Worker
Workers are stateless DataFusion executors. They receive plan fragments (scan tasks) from the coordinator, read Parquet files from S3, and stream Arrow results back.
Architecture
graph TB
subgraph Worker["sqe-server --mode worker"]
FS["Flight Service<br/>:50052"]
EX["Executor"]
PR["Parquet Reader"]
end
COORD["Coordinator"] -->|ScanTask ticket| FS
FS --> EX
EX --> PR
PR -->|read| S3["S3 / MinIO"]
PR -->|Arrow RecordBatches| FS
FS -->|Flight stream| COORD
Scan Task
The coordinator sends workers a ScanTask — a lightweight JSON message containing everything the worker needs:
{
"fragment_id": "frag-001",
"data_file_paths": [
"s3://warehouse/ns/table/data/00001.parquet",
"s3://warehouse/ns/table/data/00002.parquet"
],
"projected_columns": ["id", "name", "amount"],
"s3_endpoint": "http://s3:9000",
"s3_region": "us-east-1",
"s3_access_key": "...",
"s3_secret_key": "...",
"s3_path_style": true
}
Workers don’t need access to Polaris or Keycloak.
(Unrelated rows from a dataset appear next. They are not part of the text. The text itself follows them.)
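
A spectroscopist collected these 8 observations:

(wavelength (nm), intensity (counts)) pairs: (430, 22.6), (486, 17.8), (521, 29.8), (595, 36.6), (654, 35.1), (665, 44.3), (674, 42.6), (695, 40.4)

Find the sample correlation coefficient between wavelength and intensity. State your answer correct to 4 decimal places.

0.9116

n = 8, Σx = 4720, Σy = 269.2, Σxy = 164876.9, Σx² = 2853804, Σy² = 9696.62
Sxx = Σx² − (Σx)²/n = 2853804 − 2784800 = 69004
Sxy = Σxy − (Σx)(Σy)/n = 164876.9 − 158828 = 6048.9
Syy = Σy² − (Σy)²/n = 9696.62 − 9058.58 = 638.04
r = Sxy/√(Sxx·Syy) = 6048.9/√(44027312.16) = 6048.9/6635.307993 = 0.911623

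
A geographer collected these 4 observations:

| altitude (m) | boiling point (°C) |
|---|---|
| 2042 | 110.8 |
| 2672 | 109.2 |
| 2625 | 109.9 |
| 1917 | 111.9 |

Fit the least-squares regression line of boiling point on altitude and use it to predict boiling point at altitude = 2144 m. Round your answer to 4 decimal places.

n = 4, Σx = 9256, Σy = 441.8, Σxy = 1021035.8, Σx² = 21874862
Sxx = Σx² − (Σx)²/n = 21874862 − 21418384 = 456478
Sxy = Σxy − (Σx)(Σy)/n = 1021035.8 − 1022325.2 = -1289.4
b = Sxy/Sxx = -1289.4/456478 = -0.002825
a = ȳ − b·x̄ = 110.45 − (-0.002825)·2314 = 116.986288
ŷ(2144) = a + b·2144 = 116.986288 + (-0.002825)·2144 = 110.930194

110.9302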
The coordinator resolves table metadata, applies security, and provides the worker with direct S3 credentials and file paths.
Health Checking
The coordinator monitors workers with a background health check task:
stateDiagram-v2
[*] --> Unhealthy: Registered
Unhealthy --> Healthy: Health check OK
Healthy --> Healthy: Health check OK
Healthy --> Degraded: 1-2 consecutive failures
Degraded --> Unhealthy: 3 consecutive failures
Degraded --> Healthy: Health check OK
Unhealthy --> Healthy: Health check OK
- Health checks run every 5 seconds via Flight
Action("health_check") - A worker is marked unhealthy after 3 consecutive failures
- Unhealthy workers are excluded from query scheduling
- Recovery is automatic — a healthy response resets the failure counter
Scaling
Workers are stateless, so scaling is just changing the replica count:
# Helm
helm upgrade sqe deploy/helm/sqe/ --set worker.replicas=5
# kubectl
kubectl scale deployment sqe-worker --replicas=5
The coordinator discovers workers from the config or service discovery. No re-registration needed.